Simon answered, “Master, we’ve worked hard all night and haven’t caught anything. But because you say so, I will let down the nets.” Luke 5:5 (NIV)
When I was a kid, I hated hearing either of my parents say, “Because I said so,” as their final answer to my seemingly endless inquisitions of “Why?” But, as a Mom now, I totally get it. Sometimes there just isn’t time to go into all the details behind the why, and sometimes the details aren’t necessary at that specific time, and sometimes the details aren’t necessary at all. In those moments, the best answer really is, “Because I said so!” Which really isn’t a real answer (or at least the answer you’re looking for) when you’re a kid, but as a child of God, sometimes, this is the only reason you need.
In this part of Luke, we find our fishermen most likely tired, defeated, and for sure empty-handed. They had cleaned their nets and were done for the day. Simon (Peter) states it clearly, “We’ve worked hard all night and haven’t caught anything.” I mean, wasn’t it obvious? They were done.

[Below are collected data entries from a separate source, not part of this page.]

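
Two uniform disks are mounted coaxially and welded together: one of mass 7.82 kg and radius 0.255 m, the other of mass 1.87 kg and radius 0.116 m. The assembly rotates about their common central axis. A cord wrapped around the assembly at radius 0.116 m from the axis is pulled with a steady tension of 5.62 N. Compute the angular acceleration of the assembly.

α ≈ 2.44 rad/s²

I = ½M₁R₁² + ½M₂R₂² = ½(7.82)(0.255)² + ½(1.87)(0.116)² = 0.2668 kg·m².
τ = F r = (5.62)(0.116) = 0.6519 N·m.
α = τ/I = 0.6519/0.2668 = 2.443 rad/s².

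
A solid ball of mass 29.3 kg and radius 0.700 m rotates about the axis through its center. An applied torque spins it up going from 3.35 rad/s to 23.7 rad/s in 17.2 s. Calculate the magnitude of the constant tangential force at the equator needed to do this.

I = (2/5)MR² = (2/5)(29.3)(0.700)² = 5.743 kg·m².
α = Δω/Δt = (23.7 − 3.35)/17.2 = 1.183 rad/s².
The required torque is τ = Iα = (5.743)(1.183) = 6.795 N·m.
A tangential force at the equator gives τ = FR, so F = τ/R = 6.795/0.700 = 9.706 N.

F ≈ 9.71 N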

Have you ever been there? You know, that place where you have busted your tail all night long and you’ve come up empty-handed…again. That’s where our boys were. They’d already called it a night, cleaned out their nets, and were ready to call it quits.
That’s it. Just…done.
And then Jesus comes along, and says, “Dudes, why don’t we go out fishing again?” (He didn’t really say it like that, He actually said, “Put out into deep water, and let the nets down for a catch.” (v.4), but you follow, right?) And Peter, I just love Peter, he says, “Master, we’ve worked hard all night and haven’t caught anything.” And he follows it up with, “But because you say so, I will let down the nets.”
Man. That’s obedience. That’s faith.
I think about the many times when Jesus has asked me to do something, and my response is far from the example Peter sets here. Sometimes, I’m almost there, but I get hung up on what I’ve already done and how it hasn’t worked up to this point, and how it’s probably not going to work now, and then I can’t seem to get past that. I mean, “Jesus, I’ve been working at this for so long. Why would I turn around and do it again? I’m ready to call it quits. I’m done!” (And sometimes, I even add in, “Are you crazy?” I know, probably not the best way to talk to Jesus, but just trying to keep it real here folks.)
I’ve often found that it is in those “Are you crazy?” moments – those moments where it doesn’t make sense at all to do what He’s asking me to do (especially if I’ve already done it or tried it a dozen other times) – that I know for sure it’s Him. Because somewhere deep in my heart – in my soul – even though I don’t know why, I know the fact that He asked me to do something is all the reason (and privilege) I need. And so, I humbly repent, and then thank Him for this teachable moment, and I obey. It’s then that my heart is changed – I want to do what He has asked of me, not because I know why, but simply because He said so.
Father, please forgive me for the times I am too stubborn to do what you ask. Help me to be more obedient the first time you ask me to do something. Never stop working in my heart. You are my greatest teacher and treasure. I love You. Amen.